In the current issue, Robert B. Ray explains movie stardom as a perplexity in Hollywood’s attempt to mechanize its productions according to “Taylorist-Fordist models of rationalized production”:
When Garbo was contemplating a comeback, cameraman James Wong Howe was hired to do a screen test. When the actress arrived for the session, he was disappointed by how ordinary she looked, and surprised that she had brought with her neither make-up man nor hairdresser. “I had never photographed her,” Howe recalled, “I was frightened. This great lady!” What followed amounts to the crucial lesson:
When the camera started to turn…she listened to the grinding sound and her face changed, her expression, her whole emotional mood came to life and transformed her completely.
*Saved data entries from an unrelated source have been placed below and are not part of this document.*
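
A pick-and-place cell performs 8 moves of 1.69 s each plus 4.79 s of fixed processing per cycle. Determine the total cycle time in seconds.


T = 8*1.69 + 4.79 = 18.3100

18.3100 s


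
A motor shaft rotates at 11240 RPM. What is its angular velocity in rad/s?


omega = 11240 * 2*pi/60 = 1177.0500

1177.0500 rad/s


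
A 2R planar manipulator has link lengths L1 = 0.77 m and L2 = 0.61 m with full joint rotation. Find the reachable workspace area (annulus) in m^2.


r_max = L1 + L2 = 1.3800, r_min = |L1 - L2| = 0.1600
A = pi*(r_max^2 - r_min^2) = pi*(1.9044 - 0.0256) = 5.9024

5.9024 m^2


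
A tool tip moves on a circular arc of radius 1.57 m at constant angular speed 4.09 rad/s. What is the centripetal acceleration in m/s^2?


a_c = omega^2 * r = 4.09^2 * 1.57 = 26.2631

26.2631 m/s^2


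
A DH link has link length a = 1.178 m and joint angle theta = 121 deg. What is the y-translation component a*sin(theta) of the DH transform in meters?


a*sin(theta) = 1.178*sin(121 deg) = 1.0097

1.0097 m


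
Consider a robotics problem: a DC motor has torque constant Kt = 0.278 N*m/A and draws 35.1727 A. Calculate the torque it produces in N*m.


tau = Kt * I = 0.278*35.1727 = 9.7780

9.7780 N*m


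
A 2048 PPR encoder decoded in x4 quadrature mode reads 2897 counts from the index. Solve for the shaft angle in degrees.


angle = counts * 360 / (PPR*4) = 2897 * 360 / 8192 = 127.3096

127.3096 degrees


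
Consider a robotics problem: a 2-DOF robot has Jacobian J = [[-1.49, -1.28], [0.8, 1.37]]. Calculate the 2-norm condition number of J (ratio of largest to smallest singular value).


JJ^T eigenvalues: trace(JJ^T) = 6.3754, det(JJ^T) = det(J)^2 = 1.03489929
s_max^2 = (6.3754 + sqrt(36.50612800))/2 = 6.20871506
s_min^2 = (6.3754 - sqrt(36.50612800))/2 = 0.16668494
kappa = s_max/s_min = sqrt(6.20871506/0.16668494) = 6.1031

6.1031


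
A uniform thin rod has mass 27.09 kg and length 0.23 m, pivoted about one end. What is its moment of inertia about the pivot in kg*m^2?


I = (1/3)*m*L^2 = (1/3)*27.09*0.23^2 = 0.4777

0.4777 kg*m^2


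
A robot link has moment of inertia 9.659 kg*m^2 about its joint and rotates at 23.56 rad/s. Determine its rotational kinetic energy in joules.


KE = (1/2)*I*omega^2 = 0.5*9.659*23.56^2 = 2680.7280

2680.7280 J


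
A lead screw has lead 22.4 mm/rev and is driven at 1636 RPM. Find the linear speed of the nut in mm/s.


v = lead * (RPM/60) = 22.4*1636/60 = 610.7733

610.7733 mm/s


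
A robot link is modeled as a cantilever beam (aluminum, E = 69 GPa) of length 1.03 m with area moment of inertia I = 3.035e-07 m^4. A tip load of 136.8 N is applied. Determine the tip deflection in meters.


delta = F*L^3/(3*E*I) = 136.8*1.03^3/(3*6.900e+10*3.035e-07)
      = 149.4850536/62824.5 = 0.0024

0.0024 m


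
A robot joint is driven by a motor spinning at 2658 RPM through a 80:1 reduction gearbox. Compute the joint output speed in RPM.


omega_joint = omega_motor / N = 2658 / 80 = 33.2250

33.2250 RPM


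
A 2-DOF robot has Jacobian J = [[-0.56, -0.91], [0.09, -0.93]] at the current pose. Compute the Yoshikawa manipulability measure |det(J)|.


det(J) = -0.56*-0.93 - (-0.91)*(0.09) = 0.6027
|det(J)| = 0.6027

0.6027


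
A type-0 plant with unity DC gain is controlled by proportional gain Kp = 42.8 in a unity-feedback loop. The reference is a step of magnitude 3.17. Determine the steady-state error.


e_ss = R/(1 + Kp) = 3.17/(1 + 42.8) = 3.17/43.8000 = 0.0724

0.0724


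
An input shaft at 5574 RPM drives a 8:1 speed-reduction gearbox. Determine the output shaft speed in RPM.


omega_out = omega_in / N = 5574 / 8 = 696.7500

696.7500 RPM


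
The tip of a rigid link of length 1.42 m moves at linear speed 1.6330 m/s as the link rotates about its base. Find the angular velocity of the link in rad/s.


omega = v / L = 1.6330 / 1.42 = 1.1500

1.1500 rad/s


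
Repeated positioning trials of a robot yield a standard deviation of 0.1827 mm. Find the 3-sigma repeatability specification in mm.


repeatability = 3*sigma = 3*0.1827 = 0.5481

0.5481 mm


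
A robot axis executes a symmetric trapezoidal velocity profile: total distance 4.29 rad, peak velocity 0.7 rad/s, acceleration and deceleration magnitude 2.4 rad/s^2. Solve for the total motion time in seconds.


t_acc = v/a = 0.7/2.4 = 0.291667 s
d_acc = v^2/(2a) = 0.102083 rad (each ramp)
d_cruise = 4.29 - 2*0.102083 = 4.085834 rad
t_cruise = 4.085834/0.7 = 5.836906 s
t_total = 2*0.291667 + 5.836906 = 6.4202

6.4202 s


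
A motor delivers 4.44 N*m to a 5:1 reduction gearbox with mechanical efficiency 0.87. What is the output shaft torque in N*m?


tau_out = tau_in * N * eta = 4.44 * 5 * 0.87 = 19.3140

19.3140 N*m


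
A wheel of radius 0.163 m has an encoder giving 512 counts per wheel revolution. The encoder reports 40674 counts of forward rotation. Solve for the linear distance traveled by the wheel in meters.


revs = 40674/512 = 79.441406
d = revs * 2*pi*r = 79.441406 * 2*pi*0.163 = 81.3606

81.3606 m


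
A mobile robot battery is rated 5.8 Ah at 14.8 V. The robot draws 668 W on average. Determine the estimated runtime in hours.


E = 5.8*14.8 = 85.8400 Wh
t = E/P = 85.8400/668 = 0.1285

0.1285 hours


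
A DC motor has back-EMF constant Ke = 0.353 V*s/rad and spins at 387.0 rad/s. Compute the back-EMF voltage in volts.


V_emf = Ke * omega = 0.353*387.0 = 136.6110

136.6110 V


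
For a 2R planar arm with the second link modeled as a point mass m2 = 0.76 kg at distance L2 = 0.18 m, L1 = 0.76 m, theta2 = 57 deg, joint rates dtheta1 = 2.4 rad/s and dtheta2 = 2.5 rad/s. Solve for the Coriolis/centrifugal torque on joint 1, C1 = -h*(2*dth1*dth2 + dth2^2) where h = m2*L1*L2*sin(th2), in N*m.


h = m2*L1*L2*sin(th2) = 0.76*0.76*0.18*sin(57 deg) = 0.087195
C1 = -h*(2*2.4*2.5 + 2.5^2) = -0.087195*18.2500 = -1.5913

-1.5913 N*m


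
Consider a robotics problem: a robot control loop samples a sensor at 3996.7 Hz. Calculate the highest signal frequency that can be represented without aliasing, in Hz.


f_max = f_s/2 = 3996.7/2 = 1998.3500

1998.3500 Hz


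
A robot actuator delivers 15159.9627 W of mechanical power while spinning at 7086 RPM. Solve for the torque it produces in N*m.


omega = 7086 * 2*pi/60 = 742.044185 rad/s
tau = P / omega = 15159.9627 / 742.044185 = 20.4300

20.4300 N*m


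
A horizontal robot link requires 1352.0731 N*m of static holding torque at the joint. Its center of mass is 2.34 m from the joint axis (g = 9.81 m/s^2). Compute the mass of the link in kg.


m = tau / (g*L) = 1352.0731 / (9.81 * 2.34) = 58.9000

58.9000 kg


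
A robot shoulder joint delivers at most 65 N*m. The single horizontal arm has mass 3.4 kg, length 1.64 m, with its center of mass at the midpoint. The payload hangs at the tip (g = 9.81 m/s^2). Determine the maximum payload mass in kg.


tau_arm = m_arm*g*(L/2) = 3.4*9.81*1.64/2 = 27.3503 N*m
tau_payload = tau_max - tau_arm = 65 - 27.3503 = 37.6497
m_payload = tau_payload / (g*L) = 37.6497 / (9.81*1.64) = 2.3402

2.3402 kg


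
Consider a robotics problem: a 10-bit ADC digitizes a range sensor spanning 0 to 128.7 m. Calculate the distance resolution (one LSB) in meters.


res = range / 2^n = 128.7/2^10 = 128.7/1024 = 0.1257

0.1257 m


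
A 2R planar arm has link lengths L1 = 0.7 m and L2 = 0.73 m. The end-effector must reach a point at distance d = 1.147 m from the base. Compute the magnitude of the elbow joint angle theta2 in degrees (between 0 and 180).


cos(th2) = (d^2 - L1^2 - L2^2)/(2*L1*L2) = (1.147^2 - 0.7^2 - 0.73^2)/(2*0.7*0.73) = 0.28640802
th2 = acos(0.28640802) = 73.3570 deg

73.3570 degrees


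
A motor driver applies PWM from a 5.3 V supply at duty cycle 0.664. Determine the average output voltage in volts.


V_avg = V_supply * D = 5.3*0.664 = 3.5192

3.5192 V


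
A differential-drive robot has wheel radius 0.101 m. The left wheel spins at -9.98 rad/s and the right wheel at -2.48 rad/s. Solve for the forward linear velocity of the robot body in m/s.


v = r*(wR + wL)/2 = 0.101*(-2.48 + -9.98)/2 = -0.6292

-0.6292 m/s


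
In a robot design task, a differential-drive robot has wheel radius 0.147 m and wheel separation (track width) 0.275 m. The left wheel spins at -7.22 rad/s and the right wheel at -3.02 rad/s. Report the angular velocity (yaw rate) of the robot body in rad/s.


omega = r*(wR - wL)/L = 0.147*(-3.02 - (-7.22))/0.275 = 2.2451

2.2451 rad/s


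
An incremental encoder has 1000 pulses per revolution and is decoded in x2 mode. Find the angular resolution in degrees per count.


resolution = 360 / (PPR * 2) = 360 / 2000 = 0.1800

0.1800 degrees


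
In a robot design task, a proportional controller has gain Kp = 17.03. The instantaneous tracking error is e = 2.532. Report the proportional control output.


u_P = Kp * e = 17.03 * 2.532 = 43.1200

43.1200


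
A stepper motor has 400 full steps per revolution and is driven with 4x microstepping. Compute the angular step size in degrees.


step = 360/(400*4) = 360/1600 = 0.2250

0.2250 degrees


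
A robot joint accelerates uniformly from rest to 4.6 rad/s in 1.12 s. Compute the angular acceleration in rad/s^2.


alpha = delta_omega / t = 4.6 / 1.12 = 4.1071

4.1071 rad/s^2


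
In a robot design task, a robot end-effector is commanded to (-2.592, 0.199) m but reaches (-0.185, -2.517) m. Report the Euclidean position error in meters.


dx = -0.185 - (-2.592) = 2.4070, dy = -2.517 - (0.199) = -2.7160
err = sqrt(5.793649 + 7.376656) = 3.6291

3.6291 m


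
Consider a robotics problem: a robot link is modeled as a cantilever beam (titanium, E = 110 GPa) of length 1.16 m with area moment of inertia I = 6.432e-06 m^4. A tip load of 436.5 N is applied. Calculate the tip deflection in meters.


delta = F*L^3/(3*E*I) = 436.5*1.16^3/(3*1.100e+11*6.432e-06)
      = 681.331104/2122560 = 3.2099e-04

3.2099e-04 m


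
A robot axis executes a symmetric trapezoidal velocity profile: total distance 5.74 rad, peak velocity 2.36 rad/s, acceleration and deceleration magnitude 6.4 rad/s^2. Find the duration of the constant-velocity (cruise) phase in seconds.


t_acc = v/a = 0.368750 s, d_acc = v^2/(2a) = 0.435125 rad each
d_cruise = 5.74 - 2*0.435125 = 4.869750 rad
t_cruise = d_cruise/v = 4.869750/2.36 = 2.0635

2.0635 s


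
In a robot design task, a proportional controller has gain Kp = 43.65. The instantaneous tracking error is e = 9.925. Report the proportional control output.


u_P = Kp * e = 43.65 * 9.925 = 433.2262

433.2262


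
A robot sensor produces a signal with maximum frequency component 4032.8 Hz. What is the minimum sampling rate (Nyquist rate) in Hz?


f_s,min = 2*f_max = 2*4032.8 = 8065.6000

8065.6000 Hz


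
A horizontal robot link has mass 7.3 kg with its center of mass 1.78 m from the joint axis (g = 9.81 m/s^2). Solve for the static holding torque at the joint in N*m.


tau = m*g*L = 7.3 * 9.81 * 1.78 = 127.4711

127.4711 N*m


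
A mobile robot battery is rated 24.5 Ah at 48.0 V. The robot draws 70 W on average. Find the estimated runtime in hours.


E = 24.5*48.0 = 1176.0000 Wh
t = E/P = 1176.0000/70 = 16.8000

16.8000 hours


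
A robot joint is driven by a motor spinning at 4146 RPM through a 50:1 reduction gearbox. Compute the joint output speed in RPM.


omega_joint = omega_motor / N = 4146 / 50 = 82.9200

82.9200 RPM


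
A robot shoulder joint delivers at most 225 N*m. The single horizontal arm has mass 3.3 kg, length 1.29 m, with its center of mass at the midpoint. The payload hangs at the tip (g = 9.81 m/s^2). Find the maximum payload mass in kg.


tau_arm = m_arm*g*(L/2) = 3.3*9.81*1.29/2 = 20.8806 N*m
tau_payload = tau_max - tau_arm = 225 - 20.8806 = 204.1194
m_payload = tau_payload / (g*L) = 204.1194 / (9.81*1.29) = 16.1297

16.1297 kg


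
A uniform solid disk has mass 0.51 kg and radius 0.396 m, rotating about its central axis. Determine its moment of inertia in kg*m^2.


I = (1/2)*m*R^2 = 0.5*0.51*0.396^2 = 0.0400

0.0400 kg*m^2


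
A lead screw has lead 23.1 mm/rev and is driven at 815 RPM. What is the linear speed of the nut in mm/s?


v = lead * (RPM/60) = 23.1*815/60 = 313.7750

313.7750 mm/s


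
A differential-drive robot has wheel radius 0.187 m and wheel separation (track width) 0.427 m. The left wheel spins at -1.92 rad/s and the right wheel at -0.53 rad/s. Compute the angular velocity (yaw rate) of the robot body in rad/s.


omega = r*(wR - wL)/L = 0.187*(-0.53 - (-1.92))/0.427 = 0.6087

0.6087 rad/s


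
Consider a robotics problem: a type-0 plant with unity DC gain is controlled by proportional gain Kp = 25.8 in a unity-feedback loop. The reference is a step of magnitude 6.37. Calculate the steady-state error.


e_ss = R/(1 + Kp) = 6.37/(1 + 25.8) = 6.37/26.8000 = 0.2377

0.2377


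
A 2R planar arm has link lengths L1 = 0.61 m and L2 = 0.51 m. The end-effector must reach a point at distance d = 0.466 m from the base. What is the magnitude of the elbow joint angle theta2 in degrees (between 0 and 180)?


cos(th2) = (d^2 - L1^2 - L2^2)/(2*L1*L2) = (0.466^2 - 0.61^2 - 0.51^2)/(2*0.61*0.51) = -0.66705882
th2 = acos(-0.66705882) = 131.8405 deg

131.8405 degrees


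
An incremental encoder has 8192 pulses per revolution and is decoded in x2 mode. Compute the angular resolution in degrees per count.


resolution = 360 / (PPR * 2) = 360 / 16384 = 0.0220

0.0220 degrees


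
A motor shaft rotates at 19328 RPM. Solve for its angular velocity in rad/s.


omega = 19328 * 2*pi/60 = 2024.0234

2024.0234 rad/s


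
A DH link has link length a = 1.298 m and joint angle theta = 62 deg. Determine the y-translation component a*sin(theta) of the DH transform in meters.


a*sin(theta) = 1.298*sin(62 deg) = 1.1461

1.1461 m


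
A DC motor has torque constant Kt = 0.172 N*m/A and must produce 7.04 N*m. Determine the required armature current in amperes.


I = tau / Kt = 7.04/0.172 = 40.9302

40.9302 A


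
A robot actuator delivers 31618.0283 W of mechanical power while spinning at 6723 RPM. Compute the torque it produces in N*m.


omega = 6723 * 2*pi/60 = 704.030914 rad/s
tau = P / omega = 31618.0283 / 704.030914 = 44.9100

44.9100 N*m


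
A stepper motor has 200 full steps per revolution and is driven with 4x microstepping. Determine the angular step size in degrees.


step = 360/(200*4) = 360/800 = 0.4500

0.4500 degrees


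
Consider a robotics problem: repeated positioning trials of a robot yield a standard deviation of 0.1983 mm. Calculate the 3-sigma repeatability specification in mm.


repeatability = 3*sigma = 3*0.1983 = 0.5949

0.5949 mm


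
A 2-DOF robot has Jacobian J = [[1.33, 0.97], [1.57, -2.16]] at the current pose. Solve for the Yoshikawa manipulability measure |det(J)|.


det(J) = 1.33*-2.16 - (0.97)*(1.57) = -4.3957
|det(J)| = 4.3957

4.3957


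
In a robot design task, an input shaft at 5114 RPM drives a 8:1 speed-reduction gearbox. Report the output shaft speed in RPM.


omega_out = omega_in / N = 5114 / 8 = 639.2500

639.2500 RPM


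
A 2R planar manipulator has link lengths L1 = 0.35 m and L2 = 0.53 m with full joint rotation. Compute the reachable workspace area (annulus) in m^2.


r_max = L1 + L2 = 0.8800, r_min = |L1 - L2| = 0.1800
A = pi*(r_max^2 - r_min^2) = pi*(0.7744 - 0.0324) = 2.3311

2.3311 m^2


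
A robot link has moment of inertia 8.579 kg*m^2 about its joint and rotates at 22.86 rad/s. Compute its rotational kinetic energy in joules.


KE = (1/2)*I*omega^2 = 0.5*8.579*22.86^2 = 2241.6052

2241.6052 J


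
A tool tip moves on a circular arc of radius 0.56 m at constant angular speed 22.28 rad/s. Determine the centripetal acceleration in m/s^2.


a_c = omega^2 * r = 22.28^2 * 0.56 = 277.9831

277.9831 m/s^2


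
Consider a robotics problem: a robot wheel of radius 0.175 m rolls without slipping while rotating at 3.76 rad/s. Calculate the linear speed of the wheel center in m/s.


v = omega * r = 3.76 * 0.175 = 0.6580

0.6580 m/s


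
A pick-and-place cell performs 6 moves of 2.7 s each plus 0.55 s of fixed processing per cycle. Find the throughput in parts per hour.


T_cycle = 6*2.7 + 0.55 = 16.7500 s
rate = 3600/T = 214.9254

214.9254 parts/hour


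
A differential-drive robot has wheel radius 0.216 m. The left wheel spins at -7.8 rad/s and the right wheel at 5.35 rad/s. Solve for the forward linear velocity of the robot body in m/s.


v = r*(wR + wL)/2 = 0.216*(5.35 + -7.8)/2 = -0.2646

-0.2646 m/s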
It was incredible, wonderful…. She was like a horse on a track: nothing, and then the bell goes, and something happens. When the shot was over, she said simply, “Have you got enough?” And I said “Yes,” and very matter-of-factly she remarked, “Okay, I go home.” She did. And she was nothing again. (Charles Higham, Hollywood Cameramen, 92.)
Precisely because movie-star performance does not involve Taylor’s notion of skill, it cannot be standardized, and its “workers” cannot be easily replaced. Movie stardom amounts to a highly unusual task, unimagined by Taylor and unlike almost any other job in the world.